Today's destination, Waitomo, is a couple of hours from last night's motel, but we left ourselves the whole day to get here. Last night's motel was on the edge of Lake Taupo-- the biggest lake in New Zealand-- so we wanted a little extra time to explore. We found a small, swerving road on the map called "Volcanic Loop," and decided to check it out.
The brush was relatively barren by New Zealand standards, but the volcanoes were gorgeously snow-capped and active, with visible steam fumaroles near their summits. NZ landscapes change quickly, though. One turn, and we found ourselves amid rolling green hills terraced by sheep. Everywhere, sheep.
You're never far from a picnic table in NZ, so we picked up some Brie, crusty bread, and apples, and pulled off the highway for lunch.
We rolled into Waitomo with one purpose: to descend into a cave, board a small boat atop a black subterranean river inhabited by eels, and sail into a damp grotto illuminated by nothing but worms.
It probably doesn't sound anywhere near as beautiful as it was.

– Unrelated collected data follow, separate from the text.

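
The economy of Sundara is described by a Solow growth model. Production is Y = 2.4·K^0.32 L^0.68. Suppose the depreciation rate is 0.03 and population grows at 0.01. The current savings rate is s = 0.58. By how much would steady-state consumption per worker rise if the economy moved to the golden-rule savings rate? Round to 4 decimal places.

The effective depreciation rate is n + δ = 0.01 + 0.03 = 0.04.
Current steady state (s = 0.58): k* = (0.58·2.4/0.04)^(1/0.68) ≈ 184.9389, y* = 2.4·184.9389^0.32 ≈ 12.7544, c* = (1−0.58)·12.7544 ≈ 5.3569.
Maximizing c = f(k) − (n+δ)·k gives f'(k) = n+δ, i.e. 0.32·2.4·k^(0.32−1) = 0.04, so k_gold = (0.32·2.4/0.04)^(1/0.68) ≈ 77.1272.
y_gold = 2.4·77.1272^0.32 ≈ 9.6409, c_gold = y_gold − 0.04·k_gold ≈ 6.5558.
Gain: Δc = 6.5558 − 5.3569 ≈ 1.1990.

Δc ≈ 1.1990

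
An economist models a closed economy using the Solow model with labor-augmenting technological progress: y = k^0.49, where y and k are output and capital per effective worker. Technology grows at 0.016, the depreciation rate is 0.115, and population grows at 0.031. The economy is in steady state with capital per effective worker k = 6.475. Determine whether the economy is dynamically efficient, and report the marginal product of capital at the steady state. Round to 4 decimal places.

The effective depreciation rate is n + g + δ = 0.031 + 0.016 + 0.115 = 0.162.
MPK = 0.49·k^(0.49−1) = 0.49·6.475^(-0.51) ≈ 0.1890.
MPK > 0.162, so the economy is dynamically efficient (under-saving).

dynamically efficient; MPK ≈ 0.1890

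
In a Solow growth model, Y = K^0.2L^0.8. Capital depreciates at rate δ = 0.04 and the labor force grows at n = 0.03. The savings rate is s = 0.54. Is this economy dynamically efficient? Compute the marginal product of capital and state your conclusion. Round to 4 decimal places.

dynamically inefficient; MPK ≈ 0.0259

Break-even investment rate: n + δ = 0.03 + 0.04 = 0.07.
Steady-state k*: s·k^0.2 = 0.07·k gives k* = (0.54/0.07)^(1/0.8) ≈ 12.8564.
MPK = 0.2·12.8564^(-0.8) ≈ 0.0259.
MPK < n+δ = 0.07, so the economy is dynamically inefficient (over-saving).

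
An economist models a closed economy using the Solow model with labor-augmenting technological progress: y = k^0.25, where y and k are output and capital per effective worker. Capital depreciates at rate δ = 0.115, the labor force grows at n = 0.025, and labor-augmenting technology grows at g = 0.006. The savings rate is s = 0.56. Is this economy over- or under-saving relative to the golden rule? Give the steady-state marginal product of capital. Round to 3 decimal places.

Capital per effective worker breaks even when investment replaces (n + g + δ)·k; here n + g + δ = 0.146.
Steady-state k*: s·k^0.25 = 0.146·k gives k* = (0.56/0.146)^(1/0.75) ≈ 6.0041.
MPK = 0.25·6.0041^(-0.75) ≈ 0.0652.
MPK < n+g+δ = 0.146, so the economy is dynamically inefficient (over-saving).

over-saving; MPK ≈ 0.065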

Glowworms live on cave ceilings, where they use bioluminescence to attract their prey-- bugs-- into their sticky, threaded snares. In a calm, quiet, black cave, they look like stars.
That picture was taken by a professional, and with a long exposure time. To my iPhone's camera, this cave is pure black.
Before we climbed into our boat, our guide walked us through a section of the cave where the stalactites and stalagmites have formed a natural cathedral-- so beautiful, both visually and acoustically-- that they occasionally hold Christmas concerts underground here. Daniel wished that we'd had the cave to ourselves so he could sing his heart out, but realistically, our group of twelve was as small as it ever gets here. Our guide told us that in the summer, there are usually two hundred people in the cathedral at a time, and over two thousand pass through the caves each day. This is why we travel off-season.